For packing value types into a [Byte], use
open class func pack<T: Any>( _ value: T, byteOrder: ByteOrder = .nativeByteOrder) -> [Byte]
For unpacking a [Byte] into a value type, use either
open class func unpack<T: Any>(_ valueByteArray: [Byte], byteOrder: ByteOrder = .nativeByteOrder) -> T
or otherwise, if you want to use type inference
open class func unpack<T: Any>(_ valueByteArray: [Byte], toType type: T.Type, byteOrder: ByteOrder = .nativeByteOrder) -> T
Discussion
Generics
There is no way for specifying value types in Swift's generics (see here the discussion on stackoverflow). It would be awesome to specify our methods like func (un)pack<T: Any where T: ~AnyClass>(...) to let the compiler check for value types. So far ByteBackpacker ensures the value type with assert(...).
An open question is how to test the assert(...) for this value type check.
I would love to improve this project. Tell me your ideas, here in github, via mail or in codereview.stackexchange.com.
Contributions
To-Do
-  Find a solution for making sure, that 
Tis a value type, but not a reference type - Add documentation to the source code for a nice Xcode integration
 -  Find a solution for testing 
assert() 
Acknowledgements
Many thanks to
- Martin R for his suggestions in codereview.stackexchange.com
 - iCodist for his update to Swift 3 and Xcode 8
 - vaggos666 for his remarks to Swift 4
 
Versions
(Un)fortunately there is a lot of work going on Swift. This made larger changes to ByteBackpacker needed. The following table shows the compatibility.

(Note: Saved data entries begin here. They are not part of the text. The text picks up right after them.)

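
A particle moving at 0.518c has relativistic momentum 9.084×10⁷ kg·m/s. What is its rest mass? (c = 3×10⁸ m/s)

γ = 1/√(1 - 0.518²) = 1.169
v = 0.518 × 3×10⁸ = 1.554×10⁸ m/s
m = p/(γv) = 9.084×10⁷/(1.169 × 1.554×10⁸) = 0.5000 kg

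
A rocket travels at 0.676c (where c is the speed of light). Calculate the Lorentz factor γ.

v/c = 0.676, so (v/c)² = 0.456976
1 - (v/c)² = 0.543024
γ = 1/√(0.543024) = 1.357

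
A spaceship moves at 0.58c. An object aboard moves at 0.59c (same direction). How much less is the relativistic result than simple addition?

Classical: u' + v = 0.59 + 0.58 = 1.17c
Relativistic: u = (0.59 + 0.58)/(1 + 0.3422) = 1.17/1.3422 = 0.8717c
Difference: 1.17 - 0.8717 = 0.2983c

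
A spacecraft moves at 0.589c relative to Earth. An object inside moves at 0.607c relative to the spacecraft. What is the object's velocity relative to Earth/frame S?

u = (u' + v)/(1 + u'v/c²)
Numerator: 0.607 + 0.589 = 1.196
Denominator: 1 + 0.357523 = 1.357523
u = 1.196/1.357523 = 0.8810c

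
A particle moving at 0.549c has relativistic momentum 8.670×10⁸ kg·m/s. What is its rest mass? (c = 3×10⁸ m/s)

γ = 1/√(1 - 0.549²) = 1.1964
v = 0.549 × 3×10⁸ = 1.647×10⁸ m/s
m = p/(γv) = 8.670×10⁸/(1.1964 × 1.647×10⁸) = 4.400 kg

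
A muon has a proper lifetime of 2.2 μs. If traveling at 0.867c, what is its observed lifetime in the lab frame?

Proper lifetime τ₀ = 2.2 μs
γ = 1/√(1 - 0.867²) = 2.007
τ = γτ₀ = 2.007 × 2.2 μs = 4.415 μs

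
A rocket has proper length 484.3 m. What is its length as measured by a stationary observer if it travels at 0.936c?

Proper length L₀ = 484.3 m
γ = 1/√(1 - 0.936²) = 2.841
L = L₀/γ = 484.3/2.841 = 170.5 m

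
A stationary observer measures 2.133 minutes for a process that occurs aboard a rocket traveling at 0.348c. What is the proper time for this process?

Dilated time Δt = 2.133 minutes
γ = 1/√(1 - 0.348²) = 1.0667
Δt₀ = Δt/γ = 2.133/1.0667 = 2.000 minutes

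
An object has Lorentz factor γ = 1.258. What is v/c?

From γ = 1/√(1 - v²/c²):
1/γ² = 1/1.258² = 0.6319
v²/c² = 1 - 0.6319 = 0.3681
v/c = √(0.3681) = 0.6067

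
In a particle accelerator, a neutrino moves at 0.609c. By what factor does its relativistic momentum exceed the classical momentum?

p_rel = γmv, p_class = mv
Ratio = γ = 1/√(1 - 0.609²)
= 1/√(0.629119) = 1.261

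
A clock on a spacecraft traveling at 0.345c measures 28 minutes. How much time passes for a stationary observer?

Proper time Δt₀ = 28 minutes
γ = 1/√(1 - 0.345²) = 1.0654
Δt = γΔt₀ = 1.0654 × 28 = 29.83 minutes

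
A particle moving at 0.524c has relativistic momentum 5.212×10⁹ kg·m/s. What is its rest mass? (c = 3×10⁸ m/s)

γ = 1/√(1 - 0.524²) = 1.174
v = 0.524 × 3×10⁸ = 1.572×10⁸ m/s
m = p/(γv) = 5.212×10⁹/(1.174 × 1.572×10⁸) = 28.24 kg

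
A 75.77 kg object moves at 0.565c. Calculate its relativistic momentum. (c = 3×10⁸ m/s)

γ = 1/√(1 - 0.565²) = 1.212
v = 0.565 × 3×10⁸ = 1.695×10⁸ m/s
p = γmv = 1.212 × 75.77 × 1.695×10⁸ = 1.557×10¹⁰ kg·m/s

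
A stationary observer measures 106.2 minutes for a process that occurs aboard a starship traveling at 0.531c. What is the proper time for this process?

Dilated time Δt = 106.2 minutes
γ = 1/√(1 - 0.531²) = 1.1801
Δt₀ = Δt/γ = 106.2/1.1801 = 89.99 minutes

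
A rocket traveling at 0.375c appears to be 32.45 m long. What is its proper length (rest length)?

Contracted length L = 32.45 m
γ = 1/√(1 - 0.375²) = 1.0787
L₀ = γL = 1.0787 × 32.45 = 35.00 m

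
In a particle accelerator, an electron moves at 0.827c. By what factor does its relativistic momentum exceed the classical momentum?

p_rel = γmv, p_class = mv
Ratio = γ = 1/√(1 - 0.827²)
= 1/√(0.316071) = 1.779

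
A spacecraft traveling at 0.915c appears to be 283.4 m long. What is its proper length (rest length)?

Contracted length L = 283.4 m
γ = 1/√(1 - 0.915²) = 2.4786
L₀ = γL = 2.4786 × 283.4 = 702.4 m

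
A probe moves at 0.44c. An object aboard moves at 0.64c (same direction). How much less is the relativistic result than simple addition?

Classical: u' + v = 0.64 + 0.44 = 1.08c
Relativistic: u = (0.64 + 0.44)/(1 + 0.2816) = 1.08/1.2816 = 0.8427c
Difference: 1.08 - 0.8427 = 0.2373c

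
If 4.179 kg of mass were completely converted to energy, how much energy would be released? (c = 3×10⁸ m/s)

Using E = mc²:
c² = (3×10⁸)² = 9×10¹⁶ m²/s²
E = 4.179 × 9×10¹⁶ = 3.761×10¹⁷ J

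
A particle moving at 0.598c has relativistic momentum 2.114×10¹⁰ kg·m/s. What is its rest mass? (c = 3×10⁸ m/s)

γ = 1/√(1 - 0.598²) = 1.24767
v = 0.598 × 3×10⁸ = 1.794×10⁸ m/s
m = p/(γv) = 2.114×10¹⁰/(1.24767 × 1.794×10⁸) = 94.45 kg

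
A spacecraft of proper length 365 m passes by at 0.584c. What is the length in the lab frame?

Proper length L₀ = 365 m
γ = 1/√(1 - 0.584²) = 1.232
L = L₀/γ = 365/1.232 = 296.3 m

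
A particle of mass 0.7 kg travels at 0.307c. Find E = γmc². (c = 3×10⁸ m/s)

γ = 1/√(1 - 0.307²) = 1.05074
mc² = 0.7 × (3×10⁸)² = 6.300×10¹⁶ J
E = γmc² = 1.05074 × 6.300×10¹⁶ = 6.620×10¹⁶ J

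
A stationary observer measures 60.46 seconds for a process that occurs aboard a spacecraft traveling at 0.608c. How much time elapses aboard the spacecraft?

Dilated time Δt = 60.46 seconds
γ = 1/√(1 - 0.608²) = 1.2595
Δt₀ = Δt/γ = 60.46/1.2595 = 48.00 seconds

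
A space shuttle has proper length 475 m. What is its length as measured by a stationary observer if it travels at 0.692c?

Proper length L₀ = 475 m
γ = 1/√(1 - 0.692²) = 1.3852
L = L₀/γ = 475/1.3852 = 342.9 m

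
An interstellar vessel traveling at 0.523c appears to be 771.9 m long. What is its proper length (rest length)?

Contracted length L = 771.9 m
γ = 1/√(1 - 0.523²) = 1.17325
L₀ = γL = 1.17325 × 771.9 = 905.6 m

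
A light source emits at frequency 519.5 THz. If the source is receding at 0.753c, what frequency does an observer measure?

β = v/c = 0.753
(1-β)/(1+β) = 0.247/1.753 = 0.1409
Doppler factor = √(0.1409) = 0.3754
f_obs = 519.5 × 0.3754 = 195.0 THz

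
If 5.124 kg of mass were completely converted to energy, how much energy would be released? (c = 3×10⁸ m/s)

Using E = mc²:
c² = (3×10⁸)² = 9×10¹⁶ m²/s²
E = 5.124 × 9×10¹⁶ = 4.612×10¹⁷ J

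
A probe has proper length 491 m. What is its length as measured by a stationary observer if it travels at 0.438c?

Proper length L₀ = 491 m
γ = 1/√(1 - 0.438²) = 1.1124
L = L₀/γ = 491/1.1124 = 441.4 m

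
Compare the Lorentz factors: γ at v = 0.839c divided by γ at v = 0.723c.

γ₁ = 1/√(1 - 0.839²) = 1.838
γ₂ = 1/√(1 - 0.723²) = 1.447
γ₁/γ₂ = 1.838/1.447 = 1.270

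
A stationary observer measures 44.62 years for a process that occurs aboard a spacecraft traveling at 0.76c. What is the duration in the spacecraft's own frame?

Dilated time Δt = 44.62 years
γ = 1/√(1 - 0.76²) = 1.5386
Δt₀ = Δt/γ = 44.62/1.5386 = 29.00 years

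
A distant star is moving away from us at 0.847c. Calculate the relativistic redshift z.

β = 0.847
(1+β)/(1-β) = 1.847/0.153 = 12.07
√(12.07) = 3.474
z = 3.474 - 1 = 2.474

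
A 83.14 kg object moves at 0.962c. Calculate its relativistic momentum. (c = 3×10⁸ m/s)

γ = 1/√(1 - 0.962²) = 3.662
v = 0.962 × 3×10⁸ = 2.886×10⁸ m/s
p = γmv = 3.662 × 83.14 × 2.886×10⁸ = 8.787×10¹⁰ kg·m/s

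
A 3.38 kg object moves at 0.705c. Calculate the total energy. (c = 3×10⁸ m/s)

γ = 1/√(1 - 0.705²) = 1.410
mc² = 3.38 × (3×10⁸)² = 3.042×10¹⁷ J
E = γmc² = 1.410 × 3.042×10¹⁷ = 4.289×10¹⁷ J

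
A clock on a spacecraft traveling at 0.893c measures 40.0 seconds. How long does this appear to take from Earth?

Proper time Δt₀ = 40.0 seconds
γ = 1/√(1 - 0.893²) = 2.222
Δt = γΔt₀ = 2.222 × 40.0 = 88.88 seconds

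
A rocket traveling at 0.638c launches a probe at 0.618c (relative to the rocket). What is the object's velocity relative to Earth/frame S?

u = (u' + v)/(1 + u'v/c²)
Numerator: 0.618 + 0.638 = 1.256
Denominator: 1 + 0.394284 = 1.394284
u = 1.256/1.394284 = 0.9008c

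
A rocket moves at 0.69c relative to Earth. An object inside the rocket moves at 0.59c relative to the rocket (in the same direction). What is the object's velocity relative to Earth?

u = (u' + v)/(1 + u'v/c²)
Numerator: 0.59 + 0.69 = 1.28
Denominator: 1 + 0.4071 = 1.4071
u = 1.28/1.4071 = 0.9097c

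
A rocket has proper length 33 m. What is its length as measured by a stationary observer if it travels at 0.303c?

Proper length L₀ = 33 m
γ = 1/√(1 - 0.303²) = 1.0493
L = L₀/γ = 33/1.0493 = 31.45 m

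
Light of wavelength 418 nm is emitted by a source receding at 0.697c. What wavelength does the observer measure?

β = 0.697
Wavelength Doppler factor = √(1.697/0.303) = √(5.601) = 2.3666
λ_obs = 418 × 2.3666 = 989.2 nm (redshift)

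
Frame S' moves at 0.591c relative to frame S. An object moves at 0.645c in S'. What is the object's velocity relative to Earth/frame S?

u = (u' + v)/(1 + u'v/c²)
Numerator: 0.645 + 0.591 = 1.236
Denominator: 1 + 0.381195 = 1.381195
u = 1.236/1.381195 = 0.8949c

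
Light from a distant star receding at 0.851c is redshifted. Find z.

β = 0.851
(1+β)/(1-β) = 1.851/0.149 = 12.423
√(12.423) = 3.525
z = 3.525 - 1 = 2.525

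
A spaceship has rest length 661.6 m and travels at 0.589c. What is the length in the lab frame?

Proper length L₀ = 661.6 m
γ = 1/√(1 - 0.589²) = 1.2374
L = L₀/γ = 661.6/1.2374 = 534.7 m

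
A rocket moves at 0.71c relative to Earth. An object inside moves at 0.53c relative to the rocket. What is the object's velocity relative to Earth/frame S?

u = (u' + v)/(1 + u'v/c²)
Numerator: 0.53 + 0.71 = 1.24
Denominator: 1 + 0.3763 = 1.3763
u = 1.24/1.3763 = 0.9010c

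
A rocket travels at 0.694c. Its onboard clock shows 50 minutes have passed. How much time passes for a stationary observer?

Proper time Δt₀ = 50 minutes
γ = 1/√(1 - 0.694²) = 1.389
Δt = γΔt₀ = 1.389 × 50 = 69.45 minutes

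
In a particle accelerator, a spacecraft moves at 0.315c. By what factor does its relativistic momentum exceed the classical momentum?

p_rel = γmv, p_class = mv
Ratio = γ = 1/√(1 - 0.315²)
= 1/√(0.900775) = 1.054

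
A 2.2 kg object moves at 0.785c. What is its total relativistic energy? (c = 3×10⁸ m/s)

γ = 1/√(1 - 0.785²) = 1.614
mc² = 2.2 × (3×10⁸)² = 1.980×10¹⁷ J
E = γmc² = 1.614 × 1.980×10¹⁷ = 3.196×10¹⁷ J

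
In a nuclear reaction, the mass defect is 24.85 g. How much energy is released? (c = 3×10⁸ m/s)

Convert mass defect: Δm = 24.85 g = 0.02485 kg
E = Δm·c² = 0.02485 × (3×10⁸)²
= 0.02485 × 9×10¹⁶ = 2.237×10¹⁵ J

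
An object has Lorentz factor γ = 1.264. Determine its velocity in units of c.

From γ = 1/√(1 - v²/c²):
1/γ² = 1/1.264² = 0.6259
v²/c² = 1 - 0.6259 = 0.3741
v/c = √(0.3741) = 0.6116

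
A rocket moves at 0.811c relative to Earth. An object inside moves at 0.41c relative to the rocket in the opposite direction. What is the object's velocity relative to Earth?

Object's velocity in rocket frame is u' = -0.41c
u = (u' + v)/(1 + u'v/c²) = (v - 0.41)/(1 - 0.41·v/c²)
Numerator: 0.811 - 0.41 = 0.401
Denominator: 1 - 0.33251 = 0.66749
u = 0.401/0.66749 = 0.6008c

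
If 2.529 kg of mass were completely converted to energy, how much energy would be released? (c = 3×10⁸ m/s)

Using E = mc²:
c² = (3×10⁸)² = 9×10¹⁶ m²/s²
E = 2.529 × 9×10¹⁶ = 2.276×10¹⁷ J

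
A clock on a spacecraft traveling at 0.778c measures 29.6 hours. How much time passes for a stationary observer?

Proper time Δt₀ = 29.6 hours
γ = 1/√(1 - 0.778²) = 1.5917
Δt = γΔt₀ = 1.5917 × 29.6 = 47.11 hours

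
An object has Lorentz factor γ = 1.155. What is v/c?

From γ = 1/√(1 - v²/c²):
1/γ² = 1/1.155² = 0.7496
v²/c² = 1 - 0.7496 = 0.2504
v/c = √(0.2504) = 0.5004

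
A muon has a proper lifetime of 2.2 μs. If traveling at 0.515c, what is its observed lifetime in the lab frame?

Proper lifetime τ₀ = 2.2 μs
γ = 1/√(1 - 0.515²) = 1.167
τ = γτ₀ = 1.167 × 2.2 μs = 2.567 μs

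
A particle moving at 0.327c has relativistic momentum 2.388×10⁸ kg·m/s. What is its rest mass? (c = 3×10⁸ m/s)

γ = 1/√(1 - 0.327²) = 1.0582
v = 0.327 × 3×10⁸ = 9.810×10⁷ m/s
m = p/(γv) = 2.388×10⁸/(1.0582 × 9.810×10⁷) = 2.300 kg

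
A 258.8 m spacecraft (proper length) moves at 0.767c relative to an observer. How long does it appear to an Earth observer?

Proper length L₀ = 258.8 m
γ = 1/√(1 - 0.767²) = 1.558
L = L₀/γ = 258.8/1.558 = 166.1 m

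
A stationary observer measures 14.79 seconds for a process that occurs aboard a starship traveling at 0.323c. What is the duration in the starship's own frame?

Dilated time Δt = 14.79 seconds
γ = 1/√(1 - 0.323²) = 1.0566
Δt₀ = Δt/γ = 14.79/1.0566 = 14.00 seconds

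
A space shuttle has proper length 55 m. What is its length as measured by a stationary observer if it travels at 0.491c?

Proper length L₀ = 55 m
γ = 1/√(1 - 0.491²) = 1.148
L = L₀/γ = 55/1.148 = 47.91 m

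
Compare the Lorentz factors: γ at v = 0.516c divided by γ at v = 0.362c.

γ₁ = 1/√(1 - 0.516²) = 1.167
γ₂ = 1/√(1 - 0.362²) = 1.073
γ₁/γ₂ = 1.167/1.073 = 1.088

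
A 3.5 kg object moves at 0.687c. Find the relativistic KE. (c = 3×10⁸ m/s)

γ = 1/√(1 - 0.687²) = 1.3762
γ - 1 = 0.3762
KE = (γ-1)mc² = 0.3762 × 3.5 × (3×10⁸)² = 1.185×10¹⁷ J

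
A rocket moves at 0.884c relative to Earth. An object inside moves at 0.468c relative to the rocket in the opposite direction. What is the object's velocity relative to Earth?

Object's velocity in rocket frame is u' = -0.468c
u = (u' + v)/(1 + u'v/c²) = (v - 0.468)/(1 - 0.468·v/c²)
Numerator: 0.884 - 0.468 = 0.416
Denominator: 1 - 0.413712 = 0.586288
u = 0.416/0.586288 = 0.7095c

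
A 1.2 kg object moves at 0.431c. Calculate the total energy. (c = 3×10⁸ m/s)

γ = 1/√(1 - 0.431²) = 1.108
mc² = 1.2 × (3×10⁸)² = 1.080×10¹⁷ J
E = γmc² = 1.108 × 1.080×10¹⁷ = 1.197×10¹⁷ J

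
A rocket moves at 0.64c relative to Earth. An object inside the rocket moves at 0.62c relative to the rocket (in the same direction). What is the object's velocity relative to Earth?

u = (u' + v)/(1 + u'v/c²)
Numerator: 0.62 + 0.64 = 1.26
Denominator: 1 + 0.3968 = 1.3968
u = 1.26/1.3968 = 0.9021c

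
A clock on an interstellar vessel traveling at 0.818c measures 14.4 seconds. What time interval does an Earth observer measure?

Proper time Δt₀ = 14.4 seconds
γ = 1/√(1 - 0.818²) = 1.738
Δt = γΔt₀ = 1.738 × 14.4 = 25.03 seconds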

| Swift version | 2.0 | 3.0 | 4.0 and later | 
|---|---|---|---|
| ByteBackpacker 1.0 | ✓ | ✗ | ✗ | 
| ByteBackpacker 1.1 | ✗ | ✓ | ✗ | 
| ByteBackpacker 1.2 and later | ✗ | ✓ | ✓ | 
Hopefully the APIs will be stable now.
License
ByteBackpacker is released under the MIT license. See LICENSE for more details.